Sade bir vatandaşın bile bu ibareleri görünce “İsrail”e sınırsız manevra kabiliyeti sağlayan maddeleri anlayabilmesi, masaya oturan diplomatların gözünden kaçmış olmasını imkansız hale getiriyor.
“Anlaşmanın Gizli Maddeleri”
“İsrail”de hukuk alanında çalışan bir sivil toplum kuruluşu, Uluslararası Ceza Mahkemesi'ne 2016'da imzalanan “İsrail”-Türkiye anlaşmasının tam metni olduğunu iddia ettiği bir belge gönderdi. Metnin ekinde Gazze'ye yapılacak yardımlar ve karşılıklı "terörist saldırıların engellenmesi" maddeleri var.
“İsrail” Hukuk Merkezi (Israel Law Center - ILC) adlı Tel Aviv merkezli bir sivil toplum örgütü, Mavi Marmara davasının görüldüğü Uluslararası Ceza Mahkemesi'ne, 28 Haziran 2016'da “İsrail” ve Türkiye arasında imzalanan anlaşmanın tam metni olduğunu iddia ettiği bir belge gönderdi.
Metinde, daha önce ne “İsrail” ne de Türkiye tarafından kamuya açıklanan ek maddeler de yer alıyor. ILC'nin resmi anlaşma metni olarak Uluslararası Ceza Mahkemesi'ne (UCM) sunduğu belgede, kamuoyuna açıklanan 6 maddenin yanı sıra, şu 5 madde var:
1-Türk hükümeti, anayasadaki güçler ayrılığı sınırları içinde, filo olayıyla alakalı olarak Türkiye'de süren tüm ulusal yasal işlemlerin hızlı şekilde sonlandırılması için çalışacak. Her şekilde, anlaşmanın yürürlüğe girmesiyle birlikte, filo olayıyla ilgili Türkiye'de süren her yasal işlem, ulusal yetkili mahkemelerde sonlandırılacak.

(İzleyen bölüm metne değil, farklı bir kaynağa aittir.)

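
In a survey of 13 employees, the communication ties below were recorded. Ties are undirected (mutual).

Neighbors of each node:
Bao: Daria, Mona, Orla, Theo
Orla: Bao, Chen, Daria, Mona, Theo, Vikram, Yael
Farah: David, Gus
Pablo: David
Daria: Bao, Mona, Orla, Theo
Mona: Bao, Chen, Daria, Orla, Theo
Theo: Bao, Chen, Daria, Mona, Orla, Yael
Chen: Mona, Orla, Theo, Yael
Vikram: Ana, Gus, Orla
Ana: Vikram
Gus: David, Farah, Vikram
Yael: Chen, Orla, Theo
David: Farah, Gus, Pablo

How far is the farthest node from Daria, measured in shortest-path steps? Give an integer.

Distances from Daria: Ana:3, Bao:1, Chen:2, David:4, Farah:4, Gus:3, Mona:1, Orla:1, Pablo:5, Theo:1, Vikram:2, Yael:2.
The largest is 5 (to Pablo), so the eccentricity of Daria is 5.

5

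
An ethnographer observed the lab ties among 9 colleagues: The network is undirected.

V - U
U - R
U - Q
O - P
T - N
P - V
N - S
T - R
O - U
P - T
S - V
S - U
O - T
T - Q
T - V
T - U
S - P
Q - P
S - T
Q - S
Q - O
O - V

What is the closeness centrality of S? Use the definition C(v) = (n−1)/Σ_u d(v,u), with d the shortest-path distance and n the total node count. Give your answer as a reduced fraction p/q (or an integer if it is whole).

4/5

Distances from S: N:1, O:2, P:1, Q:1, R:2, T:1, U:1, V:1. Sum = 10.
n = 9, so closeness = 8/10 = 4/5.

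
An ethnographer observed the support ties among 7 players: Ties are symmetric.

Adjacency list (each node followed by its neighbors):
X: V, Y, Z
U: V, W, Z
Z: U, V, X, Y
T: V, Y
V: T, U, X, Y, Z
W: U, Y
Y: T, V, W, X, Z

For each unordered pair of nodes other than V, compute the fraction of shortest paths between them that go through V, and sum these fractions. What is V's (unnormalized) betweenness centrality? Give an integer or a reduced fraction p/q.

Pairs whose geodesics pass through V — X–T: 1/2; X–U: 1/2; T–U: 1; T–Z: 1/2; Y–U: 1/3.
All other pairs contribute 0.
Summing the contributions gives betweenness(V) = 17/6.

17/6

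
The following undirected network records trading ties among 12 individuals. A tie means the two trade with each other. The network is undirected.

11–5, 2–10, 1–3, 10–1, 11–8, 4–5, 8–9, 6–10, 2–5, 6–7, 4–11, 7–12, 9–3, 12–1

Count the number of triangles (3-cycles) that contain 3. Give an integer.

3's neighbors are 1 and 9, but none of them are tied to each other, so no triangle contains 3.

0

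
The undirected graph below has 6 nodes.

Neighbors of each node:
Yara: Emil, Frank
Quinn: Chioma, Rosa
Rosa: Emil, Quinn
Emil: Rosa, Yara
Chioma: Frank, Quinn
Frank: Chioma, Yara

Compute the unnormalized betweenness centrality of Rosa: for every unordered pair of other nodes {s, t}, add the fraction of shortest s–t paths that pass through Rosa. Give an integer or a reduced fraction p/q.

Pairs whose geodesics pass through Rosa — Chioma–Emil: 1/2; Quinn–Emil: 1; Quinn–Yara: 1/2.
All other pairs contribute 0.
Summing the contributions gives betweenness(Rosa) = 2.

2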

2-“İsrail” ve Türkiye, anlaşmanın yürürlüğe girmesinin ardından her bir ülkenin, vatandaşları yaptığı olayla alakalı suç duyurularını incelemek ve uygun olduğunda dava açmak için özel yargı yetkilerine sahip olması konusunda anlaşmıştır.

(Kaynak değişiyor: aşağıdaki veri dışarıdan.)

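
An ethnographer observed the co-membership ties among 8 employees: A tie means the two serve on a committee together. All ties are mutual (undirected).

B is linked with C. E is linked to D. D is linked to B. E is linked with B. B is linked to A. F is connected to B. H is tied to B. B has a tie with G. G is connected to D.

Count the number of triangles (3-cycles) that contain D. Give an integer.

D's neighbors: B, E, and G.
Neighbor pairs that are themselves tied: D–B–E; D–B–G. Each forms one triangle with D, for 2 in total.

2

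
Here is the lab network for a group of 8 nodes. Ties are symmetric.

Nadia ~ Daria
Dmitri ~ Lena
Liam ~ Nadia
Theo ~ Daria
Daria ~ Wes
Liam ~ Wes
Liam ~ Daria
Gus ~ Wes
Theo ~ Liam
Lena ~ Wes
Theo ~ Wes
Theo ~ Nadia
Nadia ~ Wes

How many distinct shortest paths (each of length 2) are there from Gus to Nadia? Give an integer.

The shortest distance is 2, and the only length-2 path is Gus–Wes–Nadia. So there is exactly 1 shortest path.

1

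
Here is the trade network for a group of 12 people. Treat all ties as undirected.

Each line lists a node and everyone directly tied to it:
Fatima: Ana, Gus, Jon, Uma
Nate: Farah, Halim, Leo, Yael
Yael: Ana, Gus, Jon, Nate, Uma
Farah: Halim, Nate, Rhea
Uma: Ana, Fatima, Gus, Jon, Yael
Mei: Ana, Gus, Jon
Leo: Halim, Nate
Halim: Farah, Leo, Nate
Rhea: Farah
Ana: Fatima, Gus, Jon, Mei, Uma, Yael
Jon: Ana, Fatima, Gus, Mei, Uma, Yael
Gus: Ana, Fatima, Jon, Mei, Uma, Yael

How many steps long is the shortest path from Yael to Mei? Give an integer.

2

One shortest route is Yael – Jon – Mei, which uses 2 edges, and Yael and Mei are not directly tied, so nothing shorter exists. So d(Yael,Mei) = 2.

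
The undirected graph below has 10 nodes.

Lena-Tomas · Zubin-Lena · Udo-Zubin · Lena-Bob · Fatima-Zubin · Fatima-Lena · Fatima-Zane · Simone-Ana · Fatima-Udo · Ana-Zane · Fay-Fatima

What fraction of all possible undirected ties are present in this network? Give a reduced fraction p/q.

11/45

There are 11 edges and 10 nodes, so the maximum possible is C(10,2) = 45.
Density = 11/45.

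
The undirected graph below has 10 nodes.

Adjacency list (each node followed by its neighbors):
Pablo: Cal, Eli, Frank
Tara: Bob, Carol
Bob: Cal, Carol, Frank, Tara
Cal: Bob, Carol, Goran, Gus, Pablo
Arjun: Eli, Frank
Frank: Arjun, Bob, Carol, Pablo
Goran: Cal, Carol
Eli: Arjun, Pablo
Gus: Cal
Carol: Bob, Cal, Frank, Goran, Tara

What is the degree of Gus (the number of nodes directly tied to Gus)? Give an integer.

Gus is directly tied to Cal. That is 1 neighbor, so the degree of Gus is 1.

1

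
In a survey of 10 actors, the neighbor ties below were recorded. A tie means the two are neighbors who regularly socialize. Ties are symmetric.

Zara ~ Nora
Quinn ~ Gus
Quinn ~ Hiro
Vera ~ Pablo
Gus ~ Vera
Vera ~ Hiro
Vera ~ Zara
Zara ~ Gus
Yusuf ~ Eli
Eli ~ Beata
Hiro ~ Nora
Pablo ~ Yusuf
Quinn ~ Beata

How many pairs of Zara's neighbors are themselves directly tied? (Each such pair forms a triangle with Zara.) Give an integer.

1

Zara's neighbors: Gus, Nora, and Vera.
Neighbor pairs that are themselves tied: Zara–Gus–Vera. Each forms one triangle with Zara, for 1 in total.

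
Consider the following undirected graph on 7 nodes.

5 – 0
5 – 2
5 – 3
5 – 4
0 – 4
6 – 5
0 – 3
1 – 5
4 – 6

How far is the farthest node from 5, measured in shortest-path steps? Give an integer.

1

Distances from 5: 0:1, 1:1, 2:1, 3:1, 4:1, 6:1.
The largest is 1 (to 6, 0, 4, 3, 1, and 2), so the eccentricity of 5 is 1.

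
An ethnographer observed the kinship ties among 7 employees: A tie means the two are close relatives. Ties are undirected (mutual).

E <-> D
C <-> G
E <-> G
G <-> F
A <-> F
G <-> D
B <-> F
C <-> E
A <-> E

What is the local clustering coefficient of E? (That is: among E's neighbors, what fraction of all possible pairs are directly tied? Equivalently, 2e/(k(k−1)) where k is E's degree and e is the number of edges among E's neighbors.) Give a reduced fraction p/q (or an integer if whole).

1/3

E's neighbors: A, C, D, and G (k = 4).
Possible neighbor pairs: C(4,2) = 6. Edges among them: C–G, D–G → e = 2.
Clustering(E) = 2/6 = 1/3.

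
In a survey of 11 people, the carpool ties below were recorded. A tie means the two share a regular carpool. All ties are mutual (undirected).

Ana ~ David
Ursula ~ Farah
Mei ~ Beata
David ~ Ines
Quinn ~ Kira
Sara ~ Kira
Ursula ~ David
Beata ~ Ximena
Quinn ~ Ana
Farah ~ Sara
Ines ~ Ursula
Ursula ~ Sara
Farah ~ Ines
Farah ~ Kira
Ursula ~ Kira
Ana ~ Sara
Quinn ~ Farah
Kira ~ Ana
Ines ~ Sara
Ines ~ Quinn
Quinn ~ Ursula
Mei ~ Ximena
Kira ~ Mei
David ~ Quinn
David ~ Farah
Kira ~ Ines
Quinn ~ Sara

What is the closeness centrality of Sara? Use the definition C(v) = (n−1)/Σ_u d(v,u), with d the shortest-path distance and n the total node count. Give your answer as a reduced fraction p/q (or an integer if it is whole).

5/8

Distances from Sara: Ana:1, Beata:3, David:2, Farah:1, Ines:1, Kira:1, Mei:2, Quinn:1, Ursula:1, Ximena:3. Sum = 16.
n = 11, so closeness = 10/16 = 5/8.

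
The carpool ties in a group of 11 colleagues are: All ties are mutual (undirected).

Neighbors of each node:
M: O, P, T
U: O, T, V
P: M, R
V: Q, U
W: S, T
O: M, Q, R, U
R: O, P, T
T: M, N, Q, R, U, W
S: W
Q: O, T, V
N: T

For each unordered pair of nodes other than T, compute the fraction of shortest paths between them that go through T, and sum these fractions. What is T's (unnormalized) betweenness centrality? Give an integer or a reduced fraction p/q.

Pairs whose geodesics pass through T — S–Q: 1; S–R: 1; S–M: 1; S–O: 4/4; S–V: 2/2; S–N: 1; S–P: 2/2; S–U: 1; Q–R: 1/2; Q–M: 1/2; Q–W: 1; Q–N: 1; Q–P: 2/4; Q–U: 1/3 … (+20 more pairs).
All other pairs contribute 0.
Summing the contributions gives betweenness(T) = 169/6.

169/6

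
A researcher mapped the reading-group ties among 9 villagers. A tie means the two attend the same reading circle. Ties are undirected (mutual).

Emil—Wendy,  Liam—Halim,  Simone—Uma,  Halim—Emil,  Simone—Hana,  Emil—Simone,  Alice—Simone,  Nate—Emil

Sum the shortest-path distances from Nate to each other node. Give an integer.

Distances from Nate: Alice:3, Emil:1, Halim:2, Hana:3, Liam:3, Simone:2, Uma:3, Wendy:2.
Sum = 3 + 1 + 2 + 3 + 3 + 2 + 3 + 2 = 19.

19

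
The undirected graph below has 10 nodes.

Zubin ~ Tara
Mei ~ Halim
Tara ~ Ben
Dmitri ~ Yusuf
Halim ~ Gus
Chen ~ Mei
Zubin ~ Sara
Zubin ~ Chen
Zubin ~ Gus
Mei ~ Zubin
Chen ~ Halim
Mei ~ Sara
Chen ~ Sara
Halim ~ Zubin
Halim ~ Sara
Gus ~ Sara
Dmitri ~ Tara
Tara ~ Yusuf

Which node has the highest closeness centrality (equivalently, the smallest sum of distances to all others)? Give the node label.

Farness (sum of distances to all others) for each node — Ben:22, Chen:17, Dmitri:21, Gus:18, Halim:16, Mei:17, Sara:16, Tara:14, Yusuf:21, Zubin:12.
The smallest farness is 12, for Zubin, so Zubin has the highest closeness.

Zubin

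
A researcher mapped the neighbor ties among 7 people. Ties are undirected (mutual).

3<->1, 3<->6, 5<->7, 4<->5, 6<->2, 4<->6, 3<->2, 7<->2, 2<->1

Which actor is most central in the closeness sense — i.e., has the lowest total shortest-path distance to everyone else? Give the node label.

2

Farness (sum of distances to all others) for each node — 1:12, 2:8, 3:10, 4:11, 5:12, 6:9, 7:10.
The smallest farness is 8, for 2, so 2 has the highest closeness.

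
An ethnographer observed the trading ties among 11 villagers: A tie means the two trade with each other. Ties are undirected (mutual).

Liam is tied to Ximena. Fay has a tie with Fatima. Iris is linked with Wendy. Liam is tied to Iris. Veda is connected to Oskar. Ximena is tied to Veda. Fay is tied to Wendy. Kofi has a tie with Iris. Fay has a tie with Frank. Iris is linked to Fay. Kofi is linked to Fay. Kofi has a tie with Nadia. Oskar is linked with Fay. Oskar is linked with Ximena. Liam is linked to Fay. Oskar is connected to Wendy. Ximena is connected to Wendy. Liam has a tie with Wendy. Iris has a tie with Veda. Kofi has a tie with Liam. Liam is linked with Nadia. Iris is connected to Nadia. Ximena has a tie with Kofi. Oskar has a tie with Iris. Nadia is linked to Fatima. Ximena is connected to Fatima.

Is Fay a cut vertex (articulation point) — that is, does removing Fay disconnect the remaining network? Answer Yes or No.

Removing Fay leaves {Fatima, Iris, Kofi, Liam, Nadia, Oskar, Veda, Wendy, and Ximena} with no path to {Frank}, so the network splits into 2 components. Fay is a cut vertex.

Yes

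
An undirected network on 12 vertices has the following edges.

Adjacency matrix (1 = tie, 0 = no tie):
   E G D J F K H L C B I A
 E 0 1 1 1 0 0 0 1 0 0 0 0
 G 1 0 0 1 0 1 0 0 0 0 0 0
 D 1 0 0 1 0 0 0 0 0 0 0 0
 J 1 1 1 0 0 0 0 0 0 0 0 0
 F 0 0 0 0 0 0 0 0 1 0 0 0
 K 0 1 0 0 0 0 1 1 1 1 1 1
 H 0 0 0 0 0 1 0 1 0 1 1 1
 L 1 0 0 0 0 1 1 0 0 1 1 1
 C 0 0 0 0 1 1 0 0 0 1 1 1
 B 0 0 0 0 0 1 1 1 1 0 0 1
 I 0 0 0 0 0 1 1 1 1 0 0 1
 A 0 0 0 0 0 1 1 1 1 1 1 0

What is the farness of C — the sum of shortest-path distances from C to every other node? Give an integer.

21

Distances from C: A:1, B:1, D:4, E:3, F:1, G:2, H:2, I:1, J:3, K:1, L:2.
Sum = 1 + 1 + 4 + 3 + 1 + 2 + 2 + 1 + 3 + 1 + 2 = 21.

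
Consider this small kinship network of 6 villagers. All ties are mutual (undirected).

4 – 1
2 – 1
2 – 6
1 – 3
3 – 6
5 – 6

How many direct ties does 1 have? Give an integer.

3

1 is directly tied to 2, 3, and 4. That is 3 neighbors, so the degree of 1 is 3.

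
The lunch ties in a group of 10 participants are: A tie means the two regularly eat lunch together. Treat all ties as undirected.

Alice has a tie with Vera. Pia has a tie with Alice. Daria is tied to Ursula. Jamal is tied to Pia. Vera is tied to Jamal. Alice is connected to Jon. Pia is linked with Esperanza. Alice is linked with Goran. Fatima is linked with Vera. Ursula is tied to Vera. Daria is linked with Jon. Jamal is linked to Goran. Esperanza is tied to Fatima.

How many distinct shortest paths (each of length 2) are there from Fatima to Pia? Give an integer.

The shortest distance is 2, and the only length-2 path is Fatima–Esperanza–Pia. So there is exactly 1 shortest path.

1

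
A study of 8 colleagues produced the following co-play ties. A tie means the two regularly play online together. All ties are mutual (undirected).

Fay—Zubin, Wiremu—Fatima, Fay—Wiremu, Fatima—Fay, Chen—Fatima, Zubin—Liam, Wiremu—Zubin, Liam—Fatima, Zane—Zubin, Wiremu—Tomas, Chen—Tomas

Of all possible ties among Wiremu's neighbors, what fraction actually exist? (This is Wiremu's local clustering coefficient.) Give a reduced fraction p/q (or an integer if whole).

1/3

Wiremu's neighbors: Fatima, Fay, Tomas, and Zubin (k = 4).
Possible neighbor pairs: C(4,2) = 6. Edges among them: Fatima–Fay, Fay–Zubin → e = 2.
Clustering(Wiremu) = 2/6 = 1/3.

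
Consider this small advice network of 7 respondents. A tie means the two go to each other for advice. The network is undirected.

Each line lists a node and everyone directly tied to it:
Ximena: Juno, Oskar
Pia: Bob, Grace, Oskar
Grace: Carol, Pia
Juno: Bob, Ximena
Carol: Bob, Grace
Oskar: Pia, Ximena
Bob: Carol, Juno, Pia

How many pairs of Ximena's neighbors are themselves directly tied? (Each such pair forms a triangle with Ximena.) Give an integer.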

3-Türkiye ve “İsrail”, kendilerine ait topraklardan birbirlerine karşı herhangi bir terörist ya da askeri faaliyete izin vermeyeceğini ya da yurt dışındaki bu tarz faaliyetleri desteklemeyeceğini beyan eder. Bu maksatla, Türkiye ve “İsrail”, kendi topraklarında herhangi bir örgüt ya da kuruluşun karşı tarafa karşı bu tarz faaliyetlere girişmemesi, planlamaması, yürütmemesi, yönetmemesi ya da finanse etmemesi için gereken tüm önlemleri alacağını garanti eder.

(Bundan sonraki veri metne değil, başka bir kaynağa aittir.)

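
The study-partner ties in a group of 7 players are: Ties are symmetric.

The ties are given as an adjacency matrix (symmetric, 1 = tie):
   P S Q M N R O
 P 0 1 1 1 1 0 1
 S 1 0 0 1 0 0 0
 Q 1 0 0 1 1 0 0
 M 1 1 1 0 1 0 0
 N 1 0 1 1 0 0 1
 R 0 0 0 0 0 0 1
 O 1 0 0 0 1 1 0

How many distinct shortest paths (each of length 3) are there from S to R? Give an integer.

The shortest distance is 3, and the only length-3 path is S–P–O–R. So there is exactly 1 shortest path.

1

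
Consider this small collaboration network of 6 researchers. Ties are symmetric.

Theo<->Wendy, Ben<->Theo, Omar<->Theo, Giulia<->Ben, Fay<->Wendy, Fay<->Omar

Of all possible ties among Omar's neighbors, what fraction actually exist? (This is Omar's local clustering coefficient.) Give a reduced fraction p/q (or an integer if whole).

0

Omar's neighbors: Fay and Theo (k = 2).
Possible neighbor pairs: C(2,2) = 1. Edges among them: none → e = 0.
Clustering(Omar) = 0/1.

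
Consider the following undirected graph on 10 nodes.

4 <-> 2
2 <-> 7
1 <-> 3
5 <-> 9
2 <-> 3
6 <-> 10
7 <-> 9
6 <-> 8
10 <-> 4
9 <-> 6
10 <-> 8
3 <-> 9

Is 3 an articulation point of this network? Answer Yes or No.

Yes

Removing 3 leaves {2, 4, 5, 6, 7, 8, 9, and 10} with no path to {1}, so the network splits into 2 components. 3 is a cut vertex.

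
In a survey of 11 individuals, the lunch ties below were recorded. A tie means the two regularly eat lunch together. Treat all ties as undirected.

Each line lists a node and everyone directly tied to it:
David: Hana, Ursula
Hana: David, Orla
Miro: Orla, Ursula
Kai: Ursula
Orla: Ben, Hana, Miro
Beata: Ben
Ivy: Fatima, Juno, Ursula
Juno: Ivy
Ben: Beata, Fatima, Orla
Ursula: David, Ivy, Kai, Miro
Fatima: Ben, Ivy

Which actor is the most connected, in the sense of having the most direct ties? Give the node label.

Ursula

Degrees — Beata:1, Ben:3, David:2, Fatima:2, Hana:2, Ivy:3, Juno:1, Kai:1, Miro:2, Orla:3, Ursula:4.
The maximum is 4, attained only by Ursula.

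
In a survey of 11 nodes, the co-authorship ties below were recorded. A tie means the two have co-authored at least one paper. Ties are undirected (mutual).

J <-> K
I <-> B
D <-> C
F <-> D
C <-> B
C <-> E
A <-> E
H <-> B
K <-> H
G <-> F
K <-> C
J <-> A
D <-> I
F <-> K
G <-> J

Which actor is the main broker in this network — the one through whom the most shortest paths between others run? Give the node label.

Unnormalized betweenness of each node: A:2, B:49/10, C:206/15, D:203/30, E:4, F:32/5, G:23/15, H:61/30, I:7/6, J:20/3, K:64/5.
C has the largest value, 206/15, making it the main broker — the node through which the most shortest paths run.

C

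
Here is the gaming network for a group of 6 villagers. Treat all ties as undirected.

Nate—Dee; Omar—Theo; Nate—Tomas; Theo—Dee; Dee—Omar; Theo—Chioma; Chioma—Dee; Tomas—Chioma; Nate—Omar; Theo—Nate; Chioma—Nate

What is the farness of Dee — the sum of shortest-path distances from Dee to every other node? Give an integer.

Distances from Dee: Chioma:1, Nate:1, Omar:1, Theo:1, Tomas:2.
Sum = 1 + 1 + 1 + 1 + 2 = 6.

6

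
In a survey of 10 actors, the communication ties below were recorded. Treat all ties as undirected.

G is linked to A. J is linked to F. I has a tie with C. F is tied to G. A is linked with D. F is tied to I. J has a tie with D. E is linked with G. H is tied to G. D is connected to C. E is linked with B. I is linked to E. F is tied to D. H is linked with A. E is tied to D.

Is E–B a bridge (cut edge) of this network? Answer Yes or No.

Yes

Without the E–B edge there is no alternate route between E and B, so the network disconnects. It is a bridge.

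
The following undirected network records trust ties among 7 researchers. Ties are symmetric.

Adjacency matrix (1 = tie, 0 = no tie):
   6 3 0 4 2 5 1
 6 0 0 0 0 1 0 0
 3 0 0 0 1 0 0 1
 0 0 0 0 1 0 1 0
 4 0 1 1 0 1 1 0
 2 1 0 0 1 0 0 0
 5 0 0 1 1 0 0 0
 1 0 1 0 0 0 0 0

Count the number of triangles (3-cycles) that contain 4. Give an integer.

1

4's neighbors: 0, 2, 3, and 5.
Neighbor pairs that are themselves tied: 4–0–5. Each forms one triangle with 4, for 1 in total.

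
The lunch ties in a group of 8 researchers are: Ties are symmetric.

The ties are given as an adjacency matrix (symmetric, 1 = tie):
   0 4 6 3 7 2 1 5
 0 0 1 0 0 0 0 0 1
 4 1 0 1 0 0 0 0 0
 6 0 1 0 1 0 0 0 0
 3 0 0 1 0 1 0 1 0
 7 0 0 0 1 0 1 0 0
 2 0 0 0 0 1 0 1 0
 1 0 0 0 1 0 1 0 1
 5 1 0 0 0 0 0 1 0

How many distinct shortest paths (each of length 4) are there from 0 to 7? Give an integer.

3

The shortest distance is 4. The length-4 paths are: 0–4–6–3–7; 0–5–1–3–7; 0–5–1–2–7.
That gives 3 distinct shortest paths.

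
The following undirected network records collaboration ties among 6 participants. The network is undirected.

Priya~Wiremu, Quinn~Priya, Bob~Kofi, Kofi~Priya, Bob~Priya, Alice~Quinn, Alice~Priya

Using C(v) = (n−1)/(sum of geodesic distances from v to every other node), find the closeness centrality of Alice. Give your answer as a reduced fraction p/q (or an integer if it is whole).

Distances from Alice: Bob:2, Kofi:2, Priya:1, Quinn:1, Wiremu:2. Sum = 8.
n = 6, so closeness = 5/8.

5/8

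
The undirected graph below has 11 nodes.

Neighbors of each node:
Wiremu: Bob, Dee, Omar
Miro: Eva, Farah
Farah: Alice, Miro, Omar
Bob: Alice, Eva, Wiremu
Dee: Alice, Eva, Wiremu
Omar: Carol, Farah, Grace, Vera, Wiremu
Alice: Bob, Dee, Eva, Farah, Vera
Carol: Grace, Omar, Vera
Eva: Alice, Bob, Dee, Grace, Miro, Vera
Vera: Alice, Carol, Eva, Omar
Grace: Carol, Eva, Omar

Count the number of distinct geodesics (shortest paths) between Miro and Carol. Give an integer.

The shortest distance is 3. The length-3 paths are: Miro–Eva–Vera–Carol; Miro–Farah–Omar–Carol; Miro–Eva–Grace–Carol.
That gives 3 distinct shortest paths.

3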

4- “İsrail”, Türkiye ile Gazze şeridindeki nüfusun yararlanacağı projelerde işbirliği yapmaktan memnuniyet duyacaktır. Bu maksatla, aşağıdakiler üzerinde anlaşmışlardır:
-Türkiye'den ithal edilen sivil malların Gazze şeridine “İsrail”den açılan kara sınırları üzerinden geçmesi, Filistin yönetiminin yerel temsilcileriyle koordinasyon da dahil olmak üzere, yürürlükte olan prosedür ve protokollere ve güvenlik kaygılarına bağlıdır. Türkiye'den gelen inşaat malzemelerinin Gazze şeridine girişi, Gazze Yeniden İnşa Mekanizması koşullarına uygun şekilde yapılacaktır.
-Türkiye, Gazze şeridine, “İsrail” ve Filistin Yönetimi'nin Gazze'de çalışmasına onay verdiği bankalar üzerinden para gönderebilecektir, bu da “İsrail”in güvenlik kaygılarına bağlıdır.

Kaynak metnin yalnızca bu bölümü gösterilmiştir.